Desain Istana Negara di IKN sangat berbeda dengan Istana Merdeka di Jakarta, atau Istana Bogor di Jawa Barat. Menurut Menteri Pekerjaan Umum dan Perumahan Rakyat (PUPR) Basuki Hadimuljono desain berbeda ini dimaksudkan untuk menghilangkan nuansa kolonial seperi Istana Negara di Pulau Jawa.

Ia menjelaskan bahwa desain Istana Garuda yang berbeda menunjukkan kemandirian bangsa Indonesia yang bisa dibanggakan.
Filosofi desain burung garuda ini sebagai perwujudan sinergi antara seni, sains, dan teknologi. Perpaduan ketiganya dianggap selalu mewarnai keberadaan bangunan-bangunan ikonik di seluruh dunia.

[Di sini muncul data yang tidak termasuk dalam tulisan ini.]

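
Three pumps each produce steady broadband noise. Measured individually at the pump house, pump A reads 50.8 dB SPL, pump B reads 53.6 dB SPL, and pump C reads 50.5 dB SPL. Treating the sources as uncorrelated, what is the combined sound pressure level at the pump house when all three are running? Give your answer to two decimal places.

56.64 dB SPL

Uncorrelated sources add in intensity (power), not in dB.
L_total = 10·log₁₀(10^(50.8/10) + 10^(53.6/10) + 10^(50.5/10)) = 10·log₁₀(461500) = 56.64 dB SPL.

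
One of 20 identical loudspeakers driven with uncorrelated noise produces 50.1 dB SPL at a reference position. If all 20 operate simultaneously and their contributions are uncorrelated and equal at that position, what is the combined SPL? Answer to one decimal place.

63.1 dB SPL

20 equal incoherent sources raise the level by 10·log₁₀(20) = 13.01 dB.
L_total = 50.1 + 13.01 = 63.1 dB SPL.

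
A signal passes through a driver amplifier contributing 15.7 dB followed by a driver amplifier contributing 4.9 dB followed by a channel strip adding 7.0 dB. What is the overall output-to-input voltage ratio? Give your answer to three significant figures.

24.0

Net gain = 15.7 + 4.9 + 7.0 = 27.6 dB.
Voltage ratio = 10^(27.6/20) = 24.0.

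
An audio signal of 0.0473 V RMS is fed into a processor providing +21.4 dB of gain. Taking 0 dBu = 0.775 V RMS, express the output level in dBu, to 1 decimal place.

Input level: 20·log₁₀(0.0473/0.775) = -24.29 dBu.
Output: -24.29 + 21.4 = -2.9 dBu.

-2.9 dBu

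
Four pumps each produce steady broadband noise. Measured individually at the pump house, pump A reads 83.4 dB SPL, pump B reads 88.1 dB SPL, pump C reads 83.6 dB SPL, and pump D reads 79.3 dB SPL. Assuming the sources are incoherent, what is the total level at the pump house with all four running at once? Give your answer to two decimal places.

90.71 dB SPL

Incoherent sources sum as intensities:
L_total = 10·log₁₀(10^(83.4/10) + 10^(88.1/10) + 10^(83.6/10) + 10^(79.3/10)) = 10·log₁₀(1179000000) = 90.71 dB SPL.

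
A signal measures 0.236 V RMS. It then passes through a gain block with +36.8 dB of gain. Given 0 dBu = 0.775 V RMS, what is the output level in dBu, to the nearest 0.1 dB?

+26.5 dBu

Input level: 20·log₁₀(0.236/0.775) = -10.33 dBu.
Output: -10.33 + 36.8 = +26.5 dBu.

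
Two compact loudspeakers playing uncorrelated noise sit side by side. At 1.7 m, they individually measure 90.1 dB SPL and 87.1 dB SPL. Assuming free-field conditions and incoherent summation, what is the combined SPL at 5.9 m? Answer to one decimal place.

Combined at 1.7 m: 10·log₁₀(10^(90.1/10)+10^(87.1/10)) = 91.86 dB SPL.
Then apply −20·log₁₀(5.9/1.7) = -10.81 dB → 81.1 dB SPL.

81.1 dB SPL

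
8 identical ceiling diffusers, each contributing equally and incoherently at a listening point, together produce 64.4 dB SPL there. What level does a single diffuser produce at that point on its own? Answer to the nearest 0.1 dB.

55.4 dB SPL

8 equal incoherent sources add 10·log₁₀(8) = 9.03 dB over one source.
L_one = 64.4 − 9.03 = 55.4 dB SPL.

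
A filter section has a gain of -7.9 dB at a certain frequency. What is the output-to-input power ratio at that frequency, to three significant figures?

0.162

Power ratio = 10^(dB/10).
10^(-7.9/10) = 10^(-0.7900) = 0.162.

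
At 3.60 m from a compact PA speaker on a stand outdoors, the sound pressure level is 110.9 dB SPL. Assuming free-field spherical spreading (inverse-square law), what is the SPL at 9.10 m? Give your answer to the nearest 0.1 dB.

102.8 dB SPL

Free-field point source: level drops by 20·log₁₀ of the distance ratio.
ΔL = −20·log₁₀(9.10/3.60) = -8.05 dB, so L₂ = 110.9 + (-8.05) = 102.8 dB SPL.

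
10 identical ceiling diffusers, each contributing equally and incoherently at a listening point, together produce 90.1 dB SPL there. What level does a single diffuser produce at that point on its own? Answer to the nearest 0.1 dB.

80.1 dB SPL

10 equal incoherent sources add 10·log₁₀(10) = 10.00 dB over one source.
L_one = 90.1 − 10.00 = 80.1 dB SPL.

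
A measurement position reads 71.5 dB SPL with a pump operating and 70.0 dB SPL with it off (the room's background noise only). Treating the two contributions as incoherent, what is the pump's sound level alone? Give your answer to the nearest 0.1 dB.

66.2 dB SPL

Remove the background by subtracting linear intensities:
L_src = 10·log₁₀(10^(71.5/10) − 10^(70.0/10)) = 10·log₁₀(4125000) = 66.2 dB SPL.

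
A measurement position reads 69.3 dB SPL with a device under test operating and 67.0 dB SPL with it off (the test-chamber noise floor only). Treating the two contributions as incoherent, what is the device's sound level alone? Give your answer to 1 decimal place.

65.4 dB SPL

Remove the background by subtracting linear intensities:
L_src = 10·log₁₀(10^(69.3/10) − 10^(67.0/10)) = 10·log₁₀(3500000) = 65.4 dB SPL.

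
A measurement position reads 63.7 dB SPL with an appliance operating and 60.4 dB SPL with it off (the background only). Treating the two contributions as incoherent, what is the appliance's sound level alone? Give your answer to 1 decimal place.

61.0 dB SPL

Remove the background by subtracting linear intensities:
L_src = 10·log₁₀(10^(63.7/10) − 10^(60.4/10)) = 10·log₁₀(1248000) = 61.0 dB SPL.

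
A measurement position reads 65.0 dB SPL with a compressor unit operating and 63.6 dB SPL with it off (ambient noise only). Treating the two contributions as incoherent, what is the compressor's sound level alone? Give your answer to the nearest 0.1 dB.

59.4 dB SPL

Background correction is a power subtraction:
L_src = 10·log₁₀(10^(65.0/10) − 10^(63.6/10)) = 10·log₁₀(871400) = 59.4 dB SPL.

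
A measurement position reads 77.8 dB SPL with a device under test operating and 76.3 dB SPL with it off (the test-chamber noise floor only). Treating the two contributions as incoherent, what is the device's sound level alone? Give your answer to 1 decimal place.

Background correction is a power subtraction:
L_src = 10·log₁₀(10^(77.8/10) − 10^(76.3/10)) = 10·log₁₀(17600000) = 72.5 dB SPL.

72.5 dB SPL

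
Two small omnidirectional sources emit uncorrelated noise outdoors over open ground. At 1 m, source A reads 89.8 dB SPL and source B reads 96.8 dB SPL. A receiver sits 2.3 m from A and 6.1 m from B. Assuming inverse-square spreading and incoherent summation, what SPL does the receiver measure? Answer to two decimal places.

At the listener: L_A = 89.8 − 20·log₁₀(2.3) = 82.565 dB; L_B = 96.8 − 20·log₁₀(6.1) = 81.093 dB.
Combined: 10·log₁₀(10^(82.565/10)+10^(81.093/10)) = 84.90 dB SPL.

84.90 dB SPL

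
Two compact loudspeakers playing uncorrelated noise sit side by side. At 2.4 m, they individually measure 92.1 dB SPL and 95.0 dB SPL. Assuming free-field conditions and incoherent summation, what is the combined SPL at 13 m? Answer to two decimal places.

Combined at 2.4 m: 10·log₁₀(10^(92.1/10)+10^(95.0/10)) = 96.798 dB SPL.
Then apply −20·log₁₀(13/2.4) = -14.675 dB → 82.12 dB SPL.

82.12 dB SPL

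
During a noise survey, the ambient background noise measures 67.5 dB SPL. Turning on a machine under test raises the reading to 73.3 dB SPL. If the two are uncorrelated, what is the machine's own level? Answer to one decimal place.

Remove the background by subtracting linear intensities:
L_src = 10·log₁₀(10^(73.3/10) − 10^(67.5/10)) = 10·log₁₀(15760000) = 72.0 dB SPL.

72.0 dB SPL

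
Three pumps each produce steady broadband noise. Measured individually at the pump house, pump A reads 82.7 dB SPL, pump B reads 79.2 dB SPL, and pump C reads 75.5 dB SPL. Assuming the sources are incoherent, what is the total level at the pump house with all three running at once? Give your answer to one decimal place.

84.8 dB SPL

Incoherent sources sum as intensities:
L_total = 10·log₁₀(10^(82.7/10) + 10^(79.2/10) + 10^(75.5/10)) = 10·log₁₀(304900000) = 84.8 dB SPL.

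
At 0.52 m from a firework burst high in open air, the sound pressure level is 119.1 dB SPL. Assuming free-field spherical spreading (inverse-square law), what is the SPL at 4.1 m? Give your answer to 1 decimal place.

101.2 dB SPL

Free-field point source: level drops by 20·log₁₀ of the distance ratio.
ΔL = −20·log₁₀(4.1/0.52) = -17.94 dB, so L₂ = 119.1 + (-17.94) = 101.2 dB SPL.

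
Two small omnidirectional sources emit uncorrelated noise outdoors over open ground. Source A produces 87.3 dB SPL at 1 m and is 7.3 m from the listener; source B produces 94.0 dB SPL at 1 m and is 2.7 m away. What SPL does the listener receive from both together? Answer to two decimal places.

At the listener: L_A = 87.3 − 20·log₁₀(7.3) = 70.034 dB; L_B = 94.0 − 20·log₁₀(2.7) = 85.373 dB.
Combined: 10·log₁₀(10^(70.034/10)+10^(85.373/10)) = 85.50 dB SPL.

85.50 dB SPL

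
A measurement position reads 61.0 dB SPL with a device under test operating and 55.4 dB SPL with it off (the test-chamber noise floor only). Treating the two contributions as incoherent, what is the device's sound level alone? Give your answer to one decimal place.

Subtract intensities: L_src = 10·log₁₀(10^(L_total/10) − 10^(L_bg/10)).
L_src = 10·log₁₀(10^(61.0/10) − 10^(55.4/10)) = 10·log₁₀(912200) = 59.6 dB SPL.

59.6 dB SPL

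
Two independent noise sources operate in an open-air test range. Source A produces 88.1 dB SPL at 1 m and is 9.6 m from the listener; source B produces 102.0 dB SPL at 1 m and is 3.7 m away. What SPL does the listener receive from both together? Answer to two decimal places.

At the listener: L_A = 88.1 − 20·log₁₀(9.6) = 68.455 dB; L_B = 102.0 − 20·log₁₀(3.7) = 90.636 dB.
Combined: 10·log₁₀(10^(68.455/10)+10^(90.636/10)) = 90.66 dB SPL.

90.66 dB SPL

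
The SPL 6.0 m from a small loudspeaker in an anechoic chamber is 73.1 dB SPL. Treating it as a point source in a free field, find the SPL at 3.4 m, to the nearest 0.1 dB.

For a point source in a free field, ΔL = −20·log₁₀(d₂/d₁).
ΔL = −20·log₁₀(3.4/6.0) = 4.93 dB, so L₂ = 73.1 + (4.93) = 78.0 dB SPL.

78.0 dB SPL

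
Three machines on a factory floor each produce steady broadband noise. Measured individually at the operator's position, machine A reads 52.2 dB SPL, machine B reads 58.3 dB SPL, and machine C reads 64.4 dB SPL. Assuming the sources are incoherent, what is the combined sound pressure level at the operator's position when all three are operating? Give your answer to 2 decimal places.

Uncorrelated sources add in intensity (power), not in dB.
L_total = 10·log₁₀(10^(52.2/10) + 10^(58.3/10) + 10^(64.4/10)) = 10·log₁₀(3596000) = 65.56 dB SPL.

65.56 dB SPL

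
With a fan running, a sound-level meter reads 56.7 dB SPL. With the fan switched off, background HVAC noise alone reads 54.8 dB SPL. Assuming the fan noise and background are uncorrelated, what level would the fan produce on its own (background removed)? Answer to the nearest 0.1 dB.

52.2 dB SPL

Background correction is a power subtraction:
L_src = 10·log₁₀(10^(56.7/10) − 10^(54.8/10)) = 10·log₁₀(165700) = 52.2 dB SPL.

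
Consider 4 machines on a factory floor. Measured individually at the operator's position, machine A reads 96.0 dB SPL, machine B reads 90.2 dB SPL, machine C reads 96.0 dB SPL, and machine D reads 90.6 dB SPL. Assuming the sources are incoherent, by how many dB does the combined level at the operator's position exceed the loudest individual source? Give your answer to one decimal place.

4.1 dB

Add the sources as powers (linear), then convert back to dB:
L_total = 10·log₁₀(10^(96.0/10) + 10^(90.2/10) + 10^(96.0/10) + 10^(90.6/10)) = 100.07 dB SPL.
Excess over the loudest (96.0 dB): 100.07 − 96.0 = 4.1 dB.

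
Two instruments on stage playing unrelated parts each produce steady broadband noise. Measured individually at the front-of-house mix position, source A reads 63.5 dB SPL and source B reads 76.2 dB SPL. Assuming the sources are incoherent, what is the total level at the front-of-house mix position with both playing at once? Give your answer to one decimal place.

76.4 dB SPL

Add the sources as powers (linear), then convert back to dB:
L_total = 10·log₁₀(10^(63.5/10) + 10^(76.2/10)) = 10·log₁₀(43930000) = 76.4 dB SPL.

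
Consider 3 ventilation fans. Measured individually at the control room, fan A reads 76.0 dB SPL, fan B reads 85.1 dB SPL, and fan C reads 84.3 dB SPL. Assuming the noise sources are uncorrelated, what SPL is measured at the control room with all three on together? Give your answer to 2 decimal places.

88.01 dB SPL

Uncorrelated sources add in intensity (power), not in dB.
L_total = 10·log₁₀(10^(76.0/10) + 10^(85.1/10) + 10^(84.3/10)) = 10·log₁₀(632600000) = 88.01 dB SPL.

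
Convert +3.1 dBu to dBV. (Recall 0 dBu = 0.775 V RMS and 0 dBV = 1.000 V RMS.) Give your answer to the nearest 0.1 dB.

The offset between the scales is 20·log₁₀(0.775/1.000) = −2.214 dB.
So dBV = +3.1 − 2.214 = +0.9 dBV.

+0.9 dBV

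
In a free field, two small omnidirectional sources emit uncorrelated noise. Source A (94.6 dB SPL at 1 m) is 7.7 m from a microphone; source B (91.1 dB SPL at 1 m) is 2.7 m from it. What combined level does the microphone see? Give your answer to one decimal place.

At the listener: L_A = 94.6 − 20·log₁₀(7.7) = 76.87 dB; L_B = 91.1 − 20·log₁₀(2.7) = 82.47 dB.
Combined: 10·log₁₀(10^(76.87/10)+10^(82.47/10)) = 83.5 dB SPL.

83.5 dB SPL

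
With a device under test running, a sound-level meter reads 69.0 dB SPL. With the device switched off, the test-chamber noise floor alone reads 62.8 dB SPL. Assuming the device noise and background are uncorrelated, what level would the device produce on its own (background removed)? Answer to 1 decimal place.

67.8 dB SPL

Background correction is a power subtraction:
L_src = 10·log₁₀(10^(69.0/10) − 10^(62.8/10)) = 10·log₁₀(6038000) = 67.8 dB SPL.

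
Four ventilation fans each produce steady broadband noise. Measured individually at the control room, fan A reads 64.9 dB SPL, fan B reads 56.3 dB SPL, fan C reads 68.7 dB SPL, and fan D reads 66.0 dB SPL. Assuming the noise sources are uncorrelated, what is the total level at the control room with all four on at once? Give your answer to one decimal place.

Incoherent sources sum as intensities:
L_total = 10·log₁₀(10^(64.9/10) + 10^(56.3/10) + 10^(68.7/10) + 10^(66.0/10)) = 10·log₁₀(14910000) = 71.7 dB SPL.

71.7 dB SPL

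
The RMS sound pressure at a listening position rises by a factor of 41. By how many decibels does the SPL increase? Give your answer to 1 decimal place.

Sound pressure is an amplitude quantity: ΔL = 20·log₁₀(p₂/p₁).
20·log₁₀(41) = 32.3 dB.

32.3 dB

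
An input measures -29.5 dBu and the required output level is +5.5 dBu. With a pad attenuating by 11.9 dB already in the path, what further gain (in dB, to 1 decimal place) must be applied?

46.9 dB

The required make-up gain is the shortfall in the dB sum.
G = +5.5 − (-29.5) + 11.9 = 46.9 dB.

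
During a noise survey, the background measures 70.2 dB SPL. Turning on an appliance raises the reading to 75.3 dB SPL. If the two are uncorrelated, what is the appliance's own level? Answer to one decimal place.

73.7 dB SPL

Background correction is a power subtraction:
L_src = 10·log₁₀(10^(75.3/10) − 10^(70.2/10)) = 10·log₁₀(23410000) = 73.7 dB SPL.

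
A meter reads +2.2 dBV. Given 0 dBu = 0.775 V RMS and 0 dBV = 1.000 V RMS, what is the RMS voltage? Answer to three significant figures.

1.29 V

V = 1.000 V × 10^(+2.2/20).
= 1.000 × 1.288 = 1.29 V.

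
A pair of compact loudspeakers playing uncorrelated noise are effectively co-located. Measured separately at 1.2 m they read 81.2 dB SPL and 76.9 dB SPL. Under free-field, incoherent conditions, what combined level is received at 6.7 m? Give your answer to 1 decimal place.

Combined at 1.2 m: 10·log₁₀(10^(81.2/10)+10^(76.9/10)) = 82.57 dB SPL.
Then apply −20·log₁₀(6.7/1.2) = -14.94 dB → 67.6 dB SPL.

67.6 dB SPL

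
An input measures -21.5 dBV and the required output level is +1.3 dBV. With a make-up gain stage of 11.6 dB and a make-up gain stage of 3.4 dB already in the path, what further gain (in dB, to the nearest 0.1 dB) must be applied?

7.8 dB

The required make-up gain is the shortfall in the dB sum.
G = +1.3 − (-21.5) − 11.6 − 3.4 = 7.8 dB.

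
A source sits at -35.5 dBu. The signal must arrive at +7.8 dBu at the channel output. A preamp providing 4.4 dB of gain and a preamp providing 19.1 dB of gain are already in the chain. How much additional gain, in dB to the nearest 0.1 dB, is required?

The required make-up gain is the shortfall in the dB sum.
G = +7.8 − (-35.5) − 4.4 − 19.1 = 19.8 dB.

19.8 dB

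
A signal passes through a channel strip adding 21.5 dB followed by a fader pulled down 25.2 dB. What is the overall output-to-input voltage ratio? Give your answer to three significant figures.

0.653

Net gain = 21.5 + (−25.2) = -3.7 dB.
Voltage ratio = 10^(-3.7/20) = 0.653.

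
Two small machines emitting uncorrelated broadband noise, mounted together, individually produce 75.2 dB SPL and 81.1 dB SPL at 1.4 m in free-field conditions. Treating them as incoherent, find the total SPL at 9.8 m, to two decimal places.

Combined at 1.4 m: 10·log₁₀(10^(75.2/10)+10^(81.1/10)) = 82.093 dB SPL.
Then apply −20·log₁₀(9.8/1.4) = -16.902 dB → 65.19 dB SPL.

65.19 dB SPL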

Awalnya, desain kepala burung di Istana Garuda akan dibuat menghadap ke samping. Namun, desain tersebut diurungkan, dimana perancang membuat kepala burung menghadap ke depan.

Menurut Deputi Sosial Budaya Pemberdayaan Masyarakat Otorita Ibu Kota Nusantara (OIKN) Alimudin ada makna di balik perubahan itu. Kepala burung yang menghadap ke depan membuktikan bahwa pembangunan Indonesia tak lagi Jawa-sentris, melainkan Indonesia-sentris.

Desain burung garuda ditransformasikan dan diwujudkan dalam bentuk pola arsitektur dengan mempertimbangkan sejumlah aspek, seperti estetika, nilai guna, serta manfaat bagi kemajuan pariwisata Indonesia.

Desain burung garuda ini juga erat kaitannya dengan Indonesia yang memiliki berbagai perbedaan, pandangan, keragaman adat istiadat dan perilaku, serta perbedaan kepercayaan dan agama.

Burung garuda menjadi simbol persatuan sekaligus bagian dari lambang negara, Bhineka Tunggal Ika. Desain burung garuda Istana Negara IKN dibangun dari kerangka baja, serta cangkang dari tembaga, kuningan, galvalum dan kaca.

Nantinya tembaga dan kuningan tersebut akan mengalami proses oksidasi, sehingga perlahan-lahan akan berwarna hijau tosca yang matang.
Pembangunan Istana Garuda IKN membutuhkan biaya yang besar. Menteri Keuangan Sri Mulyani, sebelumnya sempat membocorkan bahwa proyek Pembangunan Gedung Istana Negara di IKN menelan anggaran mencapai Rp1,34 triliun.

Desain burung garuda di Istana Negara IKN dirancang oleh seniman asal Bali, I Nyoman Nuarta. Ia merupakan seniman ternama dalam negeri yang membuat patung raksasa Garuda Wisnu Kencana (GWK) Badung, Bali.

Nyoman Nuarta pertama kali mendapatkan undangan untuk mengikuti sayembara konsep desain bangunan gedung khusus di IKN pada 2020.

Setelah melewati tahap presentasi dan penyeleksian dari Menteri PUPR dan Presiden Jokowi, Nyoman Nuarta terpilih sebagai desainer untuk Istana Negara IKN.

Menurutnya, dengan desain burung garuda untuk Istana Negara IKN, seolah presiden yang akan bekerja di sana berada di garis depan untuk memimpin bangsa ini menggapai cita-cita, keadilan sosial, serta kemakmuran bersama.

Secara simbolik, peran tersebut mengandung bahasa keindahan, keramahtamahan, keteduhan, kemandirian, hingga kewibawaan sebagai pemimpin bangsa yang besar.